Foto: Shutterstock
In cardiovasculaire veiligheidsstudies bij patiënten met diabetes, waren er voor bepaalde gliflozinen aanwijzingen voor cardiovasculaire en renale voordelen. De vraag rijst of deze geneesmiddelen ook een gunstig effect kunnen hebben bij patiënten met hartfalen of chronische nierinsufficiëntie zonder diabetes.

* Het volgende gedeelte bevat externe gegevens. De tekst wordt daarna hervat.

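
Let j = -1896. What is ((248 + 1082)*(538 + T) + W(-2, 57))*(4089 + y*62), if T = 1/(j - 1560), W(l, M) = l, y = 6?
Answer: 1838599661513/576 ≈ 3.1920e+9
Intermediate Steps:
T = -1/3456 (T = 1/(-1896 - 1560) = 1/(-3456) = -1/3456 ≈ -0.00028935)
((248 + 1082)*(538 + T) + W(-2, 57))*(4089 + y*62) = ((248 + 1082)*(538 - 1/3456) - 2)*(4089 + 6*62) = (1330*(1859327/3456) - 2)*(4089 + 372) = (1236452455/1728 - 2)*4461 = (1236448999/1728)*4461 = 1838599661513/576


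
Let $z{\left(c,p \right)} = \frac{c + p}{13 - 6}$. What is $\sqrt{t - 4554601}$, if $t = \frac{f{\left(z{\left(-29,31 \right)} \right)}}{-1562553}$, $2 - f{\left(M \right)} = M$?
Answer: $\frac{i \sqrt{60544322232880885077}}{3645957} \approx 2134.2 i$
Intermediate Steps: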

Cardiovasculaire voordelen werden onderzocht in twee studies bij patiënten met symptomatisch hartfalen met gedaalde ejectiefractie ondanks een basistherapie volgens de richtlijnen, al dan niet in de aanwezigheid van diabetes mellitus type 2. Deze studies toonden ten opzichte van placebo een voordeel van het toevoegen van respectievelijk dapagliflozine en empagliflozine op een samengesteld eindpunt van hospitalisaties wegens hartfalen of cardiovasculaire mortaliteit. De Amerikaanse en Europese Geneesmiddelenautoriteiten keurden de indicatie “hartfalen met gedaalde ejectiefractie” reeds goed voor dapagliflozine. De plaats van de gliflozinen in de behandeling van hartfalen moet nog verder bepaald worden, ook ten opzichte van de andere tweedelijnsbehandelingen.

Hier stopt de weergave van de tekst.